Его слабые нервы никогда не выдерживали таких крутых переходов из холода в жар и обратно. Он потерялся ужасно, потерял рассудок совсем и возразил в совершенном испуге:
— Полноте вам... Вот он расхвалил, а теперь охладел и думает иначе совсем... ведь для него теперь всё это дрянь... это бывает, вы мне поверьте... закон увлечения...
Теряя, видимо, хладнокровие, но сдерживая себя, Некрасов стал уверять:
— Мало что там бывает, Белинский не такой человек, и в вашем романе невозможно разочароваться. Он привык произносить суждения, обдумав их перед тем. Ну, смягчит, это возможно, только мнения своего так просто не переменит. Говорю вам: не тот человек.
Он ощутил, что слишком уж засиделся в своём одиноком углу за романом и совершенно, совершенно отвык от людей, и выискивал предлог не ходить, и понимал свою нерешительность и суматоху, и несколько раз повторил, что испугался бы теперь любой встречи с незнакомым ему человеком и постарался бы её избежать, лишь бы уберечь свои перенапряжённые нервы от неожиданных впечатлений, а тут предстояла встреча со странным Белинским, большая, счастливая, непонятная встреча, которую его нервы вовсе бы выдержать не могли. Он тоже знал, что в таком крайнем случае надо бы всё-таки встать и пойти, но он опять представил себе, как он потеряется при одном виде незнакомого человека, какое, наверное, от этого произведёт неблагоприятное впечатление и как всё будет испорчено, это уж непременно, испорчено и потеряно навсегда.
Тут он схватился за новую отговорку и сдавленным, полуисчезнувшим голосом принялся уверять, с ужасом думая, что окончательно губит себя:
— И прекрасно! Чего же ещё? Прочёл роман, сделал своё заключение, и пусть себе пишет, хоть целую книгу... но без меня, я-то зачем?
Некрасов встал и спросил:
— Так вы не пойдёте?
Он тоже встал, собираясь, конечно, пойти, но упавшим голосом почему-то ответил:
— Нет, в другой раз... как-нибудь... время будет...

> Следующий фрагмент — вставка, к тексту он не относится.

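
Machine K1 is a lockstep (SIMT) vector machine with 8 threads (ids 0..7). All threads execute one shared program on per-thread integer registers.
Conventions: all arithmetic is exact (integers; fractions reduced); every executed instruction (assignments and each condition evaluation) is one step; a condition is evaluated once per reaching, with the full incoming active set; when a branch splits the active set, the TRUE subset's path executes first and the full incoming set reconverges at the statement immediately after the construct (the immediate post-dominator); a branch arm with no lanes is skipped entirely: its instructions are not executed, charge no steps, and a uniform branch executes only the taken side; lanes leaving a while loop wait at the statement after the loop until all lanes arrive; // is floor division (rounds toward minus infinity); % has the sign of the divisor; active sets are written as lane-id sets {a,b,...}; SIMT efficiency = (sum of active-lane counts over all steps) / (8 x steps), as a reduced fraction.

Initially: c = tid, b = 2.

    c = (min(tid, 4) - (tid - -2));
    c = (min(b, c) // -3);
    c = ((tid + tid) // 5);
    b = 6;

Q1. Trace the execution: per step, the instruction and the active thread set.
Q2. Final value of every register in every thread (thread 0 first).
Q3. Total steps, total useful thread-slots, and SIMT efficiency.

step 0: c <- (min(tid, 4) - (tid - -2)) {0,1,2,3,4,5,6,7}
step 1: c <- (min(b, c) // -3)       {0,1,2,3,4,5,6,7}
step 2: c <- ((tid + tid) // 5)      {0,1,2,3,4,5,6,7}
step 3: b <- 6                       {0,1,2,3,4,5,6,7}

Answer: 4 steps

c: 0,0,0,1,1,2,2,2
b: 6,6,6,6,6,6,6,6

steps = 4; useful = 32; efficiency = 32/32 = 1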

Некрасов поинтересовался спокойно:
— Так и передать?
Он обречённо кивнул:
— Передайте...
Некрасов решительно двинулся к двери, бросив через плечо:
— Ну тогда как хотите.
Он подскочил, уверенный в том, что теперь уже никогда, никогда не увидит Белинского, и, догнав в три шага Некрасова, остановив того за плечо, стал говорить, извиняясь на ходу, сочиняя какой-то ужаснейший вздор:
— В самом деле... куда вы?.. Я с вами иду... Я вот подумал, ловко ли будет: он, может быть, ждёт... всё равно, ведь большой беды нет, если сходить, правда ведь нет?
Некрасов обернулся и в сердцах подтвердил:
— Какая беда, когда он сам просил вас немедленно привести? Я уж сколько раз повторил!
Решительно кивнув в знак согласия, он рысцой побежал в свою комнату, посуетился, тоже на минуту забыв, зачем прибежал, схватил наконец свой сюртук, возвратился к Некрасову, на ходу не сразу попав в рукава, нахлобучил высокую шляпу, и быстрым шагом и молча, не глядя по сторонам, отправились к Аничкову мосту, где нанимал квартиру Белинский, оба забыв про извозчика, хотя спешили, впрочем, было не так уж и далеко.